Las formas en que la vida se manifiesta por todo el Universo son infinitas. Son tantos los
ropajes que adopta
en los individuos (y en cada uno
de ellos funciona con tanta perfección), que cuando se
reflexiona sobre este fenómeno se llega necesariamente a una conclusión: vivir es un verdadero milagro.
En cada individuo hay una
organización que sostiene su aliento vital,
y cuanto mayor
es la complejidad, mayor es la sincronía que debe existir entre su miríada de componentes: desde los más elementales, como átomos, moléculas y células, hasta
los más complejos, como los
sistemas especializados, que pese a su sofisticación, establecen entre sí relaciones de gran simplicidad.
La estructura del ser humano se compone de una intrincada red de
componentes.
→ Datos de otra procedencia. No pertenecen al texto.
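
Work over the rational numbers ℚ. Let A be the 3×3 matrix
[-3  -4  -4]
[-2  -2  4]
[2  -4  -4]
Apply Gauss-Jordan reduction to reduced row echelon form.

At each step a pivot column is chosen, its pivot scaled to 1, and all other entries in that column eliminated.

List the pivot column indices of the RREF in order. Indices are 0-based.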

Cada uno de ellos funciona de manera autónoma, pero a la vez necesita relacionarse con otros para
lograr su propósito. Las células son un bello ejemplo de este planteamiento: los
37 billones de células que conforman el cuerpo humano se consideran como
entidades autónomas en sí mismas
porque realizan todas
las funciones de los seres
vivos: nutrición, relación, reproducción y muerte;
son independientes en sí mismas, reproducen en miniatura las funciones de organismos
superiores. Sin embargo, sin la colaboración de otras células, no es posible que
puedan garantizar su propia supervivencia.
En la infinidad de formas
vivas que conforman al Universo, el ser humano tiene
una característica fundamental: el desarrollo de la
conciencia. Este es el gran salto cualitativo en la evolución planetaria. Cada humano tiene la capacidad
de reconocerse como único y puede
experimentar esa unicidad
en sí mismo: cuando es consciente de esa
conexión entre el ser, el entorno
cercano y las más remotas formas en que se presenta el Universo, alcanza un cambio que
se expresa en una relación más cercana y
compasiva con todas las formas de vida, incluido el propio ser.